The tests of randomness can help you to identify special causes of variation in your process.

Patterns in your data indicate that the variation observed is due to causes that come from outside the system that can be corrected. Common-cause variation, however, is variation that is inherent or a natural part of the process. A process is in control when only common causes—not special causes—affect the process output.

A normal pattern for a process in control is one of randomness. If only common causes of variation exist in your process, the data will exhibit random behavior.

The run chart uses two tests to detect trends, oscillation, mixtures, and clustering in your data.

- Test for number of runs about the median
- This test is based on the total number of runs that occur both above and below the median. A run about the median is one or more consecutive points on the same side of the center line. A run ends when the line that connects the points crosses the center line. A new run begins with the next plotted point.
- This test detects two types of non-random behavior—mixtures and clusters. Mixtures are characterized by frequent crossing of the center line. Clusters are groups of points that have similar values.
- When the observed number of runs is:
- Statistically greater than the expected number of runs, then mixtures are indicated.
- Statistically less than the expected number of runs, then clusters are indicated.

- Test for number of runs up and down
- This test is based on the number of runs up or down. A run up is an upward run of consecutive points that exclusively increases. A run down is a downward run of consecutive points that exclusively decreases. A run ends when the direction (either up or down) changes. For example, when the preceding value is smaller, a run up begins and continues until the proceeding value is larger than the next point, then a run down begins.
- This test detects two types of nonrandom behavior—oscillation and trends. Oscillation occurs when the data fluctuates up and down, indicating that the process is not steady. A trend is a sustained drift in the data, either up or down.
- When the observed number of runs is:
- Statistically greater than the expected number of runs, then mixtures are indicated.
- Statistically less than the expected number of runs, then clusters are indicated.
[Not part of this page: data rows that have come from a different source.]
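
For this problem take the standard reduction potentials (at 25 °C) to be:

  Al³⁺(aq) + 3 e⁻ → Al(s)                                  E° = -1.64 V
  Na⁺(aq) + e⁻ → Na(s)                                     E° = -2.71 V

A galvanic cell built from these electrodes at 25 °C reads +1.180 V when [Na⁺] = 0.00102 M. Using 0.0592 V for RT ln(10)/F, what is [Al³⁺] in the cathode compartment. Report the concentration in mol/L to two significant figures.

0.00040 M

Al³⁺/Al is the cathode, Na⁺/Na the anode: E°cell = +1.07 V, n = 3.
Overall reaction: Al³⁺(aq) + 3 Na(s) → Al(s) + 3 Na⁺(aq); Q = [Na⁺]^3/[Al³⁺]^1.
From E = E° − (0.0592/n) log Q: log Q = (E° − E)·n/0.0592 = (+1.07 − (+1.180))·3/0.0592 = -5.5743.
So 1·log[Al³⁺] = 3·log(0.00102) − log Q = -8.9742 − (-5.5743) = -3.3999; [Al³⁺] = 10^(-3.3999) ≈ 0.00040 M.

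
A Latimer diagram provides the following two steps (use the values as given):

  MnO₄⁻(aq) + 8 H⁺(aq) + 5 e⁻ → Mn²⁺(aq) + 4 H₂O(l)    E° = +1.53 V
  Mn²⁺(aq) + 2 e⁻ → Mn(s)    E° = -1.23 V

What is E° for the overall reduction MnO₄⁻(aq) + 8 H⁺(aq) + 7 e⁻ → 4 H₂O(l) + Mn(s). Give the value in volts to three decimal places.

+0.741 V

Since ΔG° = −nFE° is additive over sequential reductions, n₃E°₃ = n₁E°₁ + n₂E°₂.
E°₃ = (5×+1.53 + 2×-1.23) / 7 = (+5.190) / 7 = +0.741 V.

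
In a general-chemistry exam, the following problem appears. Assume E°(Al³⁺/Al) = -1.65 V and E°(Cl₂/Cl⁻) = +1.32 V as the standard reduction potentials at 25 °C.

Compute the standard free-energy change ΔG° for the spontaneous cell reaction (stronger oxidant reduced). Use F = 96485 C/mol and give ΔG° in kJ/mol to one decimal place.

-1719.4 kJ/mol

Cl₂/Cl⁻ (E° = +1.32 V) is the cathode; Al³⁺/Al (E° = -1.65 V) is the anode, so E°cell = +2.97 V.
Balancing electrons gives n = 6 (lcm of 2 and 3).
ΔG° = −nFE° = −(6)(96485)(+2.97) = -1,719,363 J = -1719.4 kJ/mol.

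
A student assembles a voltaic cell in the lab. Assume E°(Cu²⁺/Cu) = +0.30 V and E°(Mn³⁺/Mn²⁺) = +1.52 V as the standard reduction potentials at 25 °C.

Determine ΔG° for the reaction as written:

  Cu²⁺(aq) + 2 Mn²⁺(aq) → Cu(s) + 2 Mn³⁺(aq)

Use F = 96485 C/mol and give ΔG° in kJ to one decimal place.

+235.4 kJ

As written, Cu²⁺/Cu is reduced (cathode) and Mn³⁺/Mn²⁺ is oxidised (anode), so E°cell = (+0.30) − (+1.52) = -1.22 V.
Balancing electrons gives n = 2.
ΔG° = −nFE° = −(2)(96485)(-1.22) = 235,423 J = +235.4 kJ.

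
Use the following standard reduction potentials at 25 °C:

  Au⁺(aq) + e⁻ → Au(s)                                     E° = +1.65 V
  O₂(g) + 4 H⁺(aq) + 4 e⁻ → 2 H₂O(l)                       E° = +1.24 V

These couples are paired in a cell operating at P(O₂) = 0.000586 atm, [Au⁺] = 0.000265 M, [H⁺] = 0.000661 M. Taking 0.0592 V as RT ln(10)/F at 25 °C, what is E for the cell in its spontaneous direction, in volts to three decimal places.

+0.434 V

Au⁺/Au is the cathode (higher E°), O₂/H₂O the anode: E°cell = +1.65 − (+1.24) = +0.41 V, n = 4.
Overall: 4 Au⁺(aq) + 2 H₂O(l) → 4 Au(s) + O₂(g) + 4 H⁺(aq)
Q = P(O₂)·[H⁺]^4 / ([Au⁺]^4); log Q = -1.644.
E = E° − (0.0592/n) log Q = +0.41 − (0.0592/4)(-1.644) = +0.434 V.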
With both tests, the null hypotheses are that the data have a random sequence. Minitab converts the observed number of runs into a test statistic that is approximately standard normal, then uses the normal distribution to obtain p-values.

Both tests are based on individual observations when the subgroup size is equal to one. When the subgroup size is greater than one, the tests are based on either the subgroup means (the default) or the subgroup medians.